Die Vermarktung der Printmedien 

Für die Vermarktung der Printmedien, wie Zeitungen und Zeitschriften, kann man sich einfach an diverse „Verkaufsstellen“ und Redaktionen wenden und darüber verkaufen. Allerdings sind solche Verkäufe auf Dauer nicht besonders effektiv, denn die Verkaufszahlen, sind relativ gering und der Händler will auch noch einen Anteil. Vor allem für Printmedien, werden deshalb auch gerne Abonements angeboten.

Beispielsweise um neue Kunden für ein Lokalblatt zu gewinnen, haben die Verlage und Redaktionen die Möglichkeit an zentralen Plätzen in einem Ort, mal einen kleinen Stand aufzustellen und Probeexemplare zu verteilen. Natürlich können solche Probeexemplare auch direkt mit der „Hauspost“ verteilt werden. Was sich aber vor allem für Zeitungen nicht lohnt, sind Haustürgeschäfte.

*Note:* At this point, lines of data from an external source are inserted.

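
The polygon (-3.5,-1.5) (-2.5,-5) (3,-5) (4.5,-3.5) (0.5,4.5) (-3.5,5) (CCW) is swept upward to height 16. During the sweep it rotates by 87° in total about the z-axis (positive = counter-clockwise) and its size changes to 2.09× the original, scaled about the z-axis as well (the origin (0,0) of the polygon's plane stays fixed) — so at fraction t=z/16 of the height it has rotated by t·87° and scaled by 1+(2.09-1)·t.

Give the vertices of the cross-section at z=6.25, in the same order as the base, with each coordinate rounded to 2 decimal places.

Cross-section at z=6.25: (-2.94,-4.56) (1.03,-7.90) (7.53,-3.52) (8.11,-0.55) (-3.00,5.72) (-8.12,3.12)

t = z/height = 6.25/16 = 0.390625
s = 1 + (scale-1)·z/height = 1 + (2.09-1)·6.25/16 = 1.425781
θ = twist·z/height = 87°·6.25/16 = 33.9844° = 0.593139 rad
cos θ = 0.829190, sin θ = 0.558967 (intermediates below are computed at full precision and shown rounded to 5 d.p.)
v1: (-3.5,-1.5) → rotate → (-2.06371,-3.20017) → ×s → (-2.94241,-4.56274) → (-2.94,-4.56)
v2: (-2.5,-5) → rotate → (0.72186,-5.54337) → ×s → (1.02921,-7.90363) → (1.03,-7.90)
v3: (3,-5) → rotate → (5.28240,-2.46905) → ×s → (7.53155,-3.52032) → (7.53,-3.52)
v4: (4.5,-3.5) → rotate → (5.68774,-0.38681) → ×s → (8.10947,-0.55151) → (8.11,-0.55)
v5: (0.5,4.5) → rotate → (-2.10076,4.01084) → ×s → (-2.99522,5.71858) → (-3.00,5.72)
v6: (-3.5,5) → rotate → (-5.69700,2.18957) → ×s → (-8.12267,3.12184) → (-8.12,3.12)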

Es gibt zwar immer noch „Agenturen“ die auf diese Weise Magazine vertreiben, aber für ein Abonement einer Tageszeitung oder einer Wochenzeitung lohnt sich das wirklich nicht.

Die Eigenwerbung Vermarktung 

Dazu kommt auch noch der schlechte Ruf, den die meisten Agenturen haben, wenn es darum geht an der Haustüre Zeitschriften-Abos zu kaufen. Olle Kamellen, bei denen eine „Umfrage zur gesellschaftlichen Anerkennung von Vorbestraften“ gestartet werden, sind mittlerweile hinreichend bekannt und sind längst keine „Eintrittsgarantie“ in die „Wohnungen“.

Auch wenn es im Geschäft immer „härter“ zugeht, so ist es doch langfristig „profitabler“ wenn man sich an faire Methoden der Vermarktung hält. Printmedien, die bereits eine gewisse Leserschaft haben, können auch eine zusätzliche Einnahmequelle darstellen.

Praktischer Weise, kann man gleich in dem Medium auch „Eigenwerbung“ schalten und Werbeplätze anbieten. Auf diese Weise, finanzieren sich sogar einige kostenfreie Tageszeitungen. Bei Zeitschriften sollte man aber eher darauf achten, dass die geschaltete Werbung auch „zum Thema“ passt und für die Leserschaft von Interesse ist. Das erhöht die Verkaufschancen für die Werbenden und die sind ja ebenfalls zahlende Kunden für das Magazin.